ソーシャルメディア/SNSの受容から考える情報化社会における解釈・批評の余白について

東京ポッド許可局「お笑い当事者論」論(下記リンク)を聴いて考えたことをまとめました。
https://www.tbsradio.jp/articles/44035/


2011年3月11日、Twitterが家族や友人への連絡手段となり、被害状況の情報源となった。それらをYouTubeが保存し残す場所となった。

このコミュニケーション革命が我々に与えたものは何だったのだろう。

2011年以前はテレビの出演者のことを”芸能人””タレント”といい、それら業界全体に属する人のことを”業界人”と(自称も含め)呼んだ。
テレビに出演しない人のことは"一般人"と呼ばれていた。

しかしこの革命後、様相は一変した。
"一般人"でも発信力とそれに伴う受信力を得ることができる可能性が増えた。
このことにより、"アルファツイッタラー""YouTuber"と呼ばれる階層が形成されたのだ。

何か事件や事故、天災、スポーツなどの試合が行われるたびに、それらに関する動向が切り取られ様々な形式で発信される。
"実況"と呼ばれたそれらの活動はその集合及び蓄積により、社会の成功や失敗、光や闇の多くが可視化された。

革命前の社会では事実と真実は違うもので、当事者以外は"真実"にたどりつくのは容易ではなかった。
しかし、革命後の社会では、多方向からの事実の積み重ね及びその保存がソーシャルメディア/SNS上で容易に行われるようになったのだ。
そうして積み上げられた先には"真実"があるとされた。それはまるで"真実"の可視化とでも言える状態だ。
可視化されるものこそ正しく、可視化されないものは正しくないという空気が生じたのだ。

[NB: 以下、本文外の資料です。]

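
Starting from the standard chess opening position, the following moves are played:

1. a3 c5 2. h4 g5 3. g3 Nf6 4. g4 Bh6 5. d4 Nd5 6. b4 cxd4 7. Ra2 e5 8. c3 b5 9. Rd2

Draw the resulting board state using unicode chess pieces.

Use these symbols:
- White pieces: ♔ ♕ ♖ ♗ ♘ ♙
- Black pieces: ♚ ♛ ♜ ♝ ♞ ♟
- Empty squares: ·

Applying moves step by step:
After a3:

♜ ♞ ♝ ♛ ♚ ♝ ♞ ♜
♟ ♟ ♟ ♟ ♟ ♟ ♟ ♟
· · · · · · · ·
· · · · · · · ·
· · · · · · · ·
♙ · · · · · · ·
· ♙ ♙ ♙ ♙ ♙ ♙ ♙
♖ ♘ ♗ ♕ ♔ ♗ ♘ ♖


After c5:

♜ ♞ ♝ ♛ ♚ ♝ ♞ ♜
♟ ♟ · ♟ ♟ ♟ ♟ ♟
· · · · · · · ·
· · ♟ · · · · ·
· · · · · · · ·
♙ · · · · · · ·
· ♙ ♙ ♙ ♙ ♙ ♙ ♙
♖ ♘ ♗ ♕ ♔ ♗ ♘ ♖


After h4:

♜ ♞ ♝ ♛ ♚ ♝ ♞ ♜
♟ ♟ · ♟ ♟ ♟ ♟ ♟
· · · · · · · ·
· · ♟ · · · · ·
· · · · · · · ♙
♙ · · · · · · ·
· ♙ ♙ ♙ ♙ ♙ ♙ ·
♖ ♘ ♗ ♕ ♔ ♗ ♘ ♖


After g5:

♜ ♞ ♝ ♛ ♚ ♝ ♞ ♜
♟ ♟ · ♟ ♟ ♟ · ♟
· · · · · · · ·
· · ♟ · · · ♟ ·
· · · · · · · ♙
♙ · · · · · · ·
· ♙ ♙ ♙ ♙ ♙ ♙ ·
♖ ♘ ♗ ♕ ♔ ♗ ♘ ♖


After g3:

♜ ♞ ♝ ♛ ♚ ♝ ♞ ♜
♟ ♟ · ♟ ♟ ♟ · ♟
· · · · · · · ·
· · ♟ · · · ♟ ·
· · · · · · · ♙
♙ · · · · · ♙ ·
· ♙ ♙ ♙ ♙ ♙ · ·
♖ ♘ ♗ ♕ ♔ ♗ ♘ ♖


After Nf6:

♜ ♞ ♝ ♛ ♚ ♝ · ♜
♟ ♟ · ♟ ♟ ♟ · ♟
· · · · · ♞ · ·
· · ♟ · · · ♟ ·
· · · · · · · ♙
♙ · · · · · ♙ ·
· ♙ ♙ ♙ ♙ ♙ · ·
♖ ♘ ♗ ♕ ♔ ♗ ♘ ♖


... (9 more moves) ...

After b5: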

また一方では、検索と最適化のサイクルが、都市伝説やデマの一大ブームが起きるという両極的な状態になるのも言及しておく。

可視化の流れに戻ると、情報の可視化の流れの極地は発信主体による自己言及ではないか。
ソーシャルメディア/SNSの使用が一般化するにつれて、現実社会での発信主体(政治家、”芸能人”、”スポーツ選手”他)も発信するようになる。
いわゆる”一般人”とされたユーザーとの双方向のコミュニケーションが取られる中で、自身が行ったことに対する自己言及がなされるようになる。
すべての論争において、"真実"の可視化主義者が当事者の発信を引用するとそこで真実が明らかにされたということになり、論争が終結してしまうのだ。

この流れの最大の問題点は当事者の自己言及が正しいとは限らず、受容者の態度としては常に嘘があると思いながら理解することが必要だということだ。

文芸評論家ではないが、優れた作品とは受容者に対して様々な解釈・受け取り方を受認するという点ではないだろうか。
様々な読みに耐えうる力、そしてその余白こそ、作品としての力なのではないだろうか。
その余白にまで光をすべて当てようとするのが、"真実"の可視化主義者なのだ。

〇〇のときの裏話、これってあのときどうだったのかというコンテンツは"芸能人"や現役を退いたスポーツ選手のソーシャルメディア/SNSでは安定した人気を誇る。

論を飛躍すると、このような極端な可視化が、都市におけるジェントリフィケーションなどを生じさせ、人間関係においては位置情報の相互開示、使役関係でいえばバイトテロ炎上事件などという自体に発展し、昨今の経済格差を生じさせる一因となっているのだ。

社会の中で生じる事象やその中で発信されるものには余白が必要で、受容者がそれぞれの見立てでそれぞれの価値を見出していくことが私の考える多様な社会像だ。

冒頭のリンク先の番組を聴き、今後の自身への自戒という意味も込めて述べてきた。(自己言及だが笑)

最後に、もちろんこのお三方がそれぞれの見立てを語り合う番組を配信し続けていることを考慮すると、「独自の解釈・見立て主義者」(!?)としてのポジショントークととれなくもないが、「価値は押し付けられるものではなく見出すもの主義者」の私も全面的に支持できる論だった。